Phase I study of paclitaxel and cisplatin for patients with advanced or recurrent gastric cancer.

Background/Aims: The present phase I study was planned to define the toxicities, maximum tolerated dose (MTD), and pharmacokinetics of the combination of paclitaxel and cisplatin in patients with advanced or recurrent gastric cancer, and to recommend a dose for the phase II study. Methodology: Patients were required to have performance status of 0 to 1, to be between 15 and 74 years of age, and to have adequate organ function. The cisplatin was administered at a fixed dose of 25mg/m 2 and paclitaxel was administered at four dose levels (60, 70, 80, and 90mg/m 2 ). Plasma sampling was performed to characterize the pharmacokinetics and pharacodynamics of paclitaxel. Results: All of the 15 patients entered were assessable for toxicity and response and were subject to analysis of dose-limiting toxicity (DLT) and MTD. Neutropenia (grade 4, for 3 days or more; n=2) indicated DLT at dose level 4 (90mg/m 2 ). The MTD for this regimen was 90mg/m 2 /week of paclitaxel for 3 weeks.

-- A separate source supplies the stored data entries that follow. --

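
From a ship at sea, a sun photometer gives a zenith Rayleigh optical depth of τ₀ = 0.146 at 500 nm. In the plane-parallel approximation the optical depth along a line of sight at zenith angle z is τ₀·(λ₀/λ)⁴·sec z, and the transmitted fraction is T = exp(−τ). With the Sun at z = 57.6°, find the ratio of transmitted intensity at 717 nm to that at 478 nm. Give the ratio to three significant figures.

Airmass: sec 57.6° = 1.8663.
τ(717 nm) = 0.146 × (500/717)⁴ × 1.8663 = 0.146 × 0.2365 × 1.8663 = 0.0644.
τ(478 nm) = 0.146 × (500/478)⁴ × 1.8663 = 0.146 × 1.1972 × 1.8663 = 0.3262.
T(717)/T(478) = exp(τ_B − τ_A) = exp(0.2618) = 1.2992.

1.30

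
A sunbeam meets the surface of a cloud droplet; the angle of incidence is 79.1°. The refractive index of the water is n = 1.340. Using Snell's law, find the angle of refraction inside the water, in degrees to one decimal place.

Snell: sin θ_r = sin θ_i / n = sin 79.1° / 1.340 = 0.9820 / 1.340 = 0.7328.
θ_r = arcsin(0.7328) = 47.12°.

47.1°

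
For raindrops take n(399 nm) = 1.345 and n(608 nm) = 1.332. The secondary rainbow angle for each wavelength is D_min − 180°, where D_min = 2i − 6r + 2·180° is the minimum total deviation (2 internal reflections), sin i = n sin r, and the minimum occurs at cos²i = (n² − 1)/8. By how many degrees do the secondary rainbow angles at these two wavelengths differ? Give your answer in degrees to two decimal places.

3.36°

At 399 nm (n = 1.345): cos²i = 0.10113 → i = 71.458°, r = 44.821°, D_min = 233.987°, rainbow angle = 53.987°.
At 608 nm (n = 1.332): cos²i = 0.09678 → i = 71.875°, r = 45.520°, D_min = 230.628°, rainbow angle = 50.628°.
Angular width = |53.987° − 50.628°| = 3.359°.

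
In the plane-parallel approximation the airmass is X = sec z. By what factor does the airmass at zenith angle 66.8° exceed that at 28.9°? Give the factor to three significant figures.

2.22

X(66.8°)/X(28.9°) = sec 66.8° / sec 28.9° = cos 28.9° / cos 66.8° = 0.8755/0.3939 = 2.2223.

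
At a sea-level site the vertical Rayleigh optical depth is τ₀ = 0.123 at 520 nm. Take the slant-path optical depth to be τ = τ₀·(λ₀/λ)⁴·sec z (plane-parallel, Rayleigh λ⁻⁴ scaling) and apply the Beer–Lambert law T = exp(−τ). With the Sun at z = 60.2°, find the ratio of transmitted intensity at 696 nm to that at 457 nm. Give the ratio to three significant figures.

Airmass: sec 60.2° = 2.0122.
τ(696 nm) = 0.123 × (520/696)⁴ × 2.0122 = 0.123 × 0.3116 × 2.0122 = 0.0771.
τ(457 nm) = 0.123 × (520/457)⁴ × 2.0122 = 0.123 × 1.6763 × 2.0122 = 0.4149.
T(696)/T(457) = exp(τ_B − τ_A) = exp(0.3378) = 1.4018.

1.40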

Tumor response occurred in 7 of the 15 patients and the overall response rate was 57.1%. The pharmacokinetic profiles of paclitaxel were similar to those observed after the administration of each dose as a single agent. Conclusions: Our study demonstrated that the level 3 dosage (80mg/m 2 of paclitaxel and 25mg/m 2 of cisplatin) is recommended for this combination chemotherapy. This phase I study showed favorable antitumor activity and fewer adverse reactions relative to other types of chemotherapy.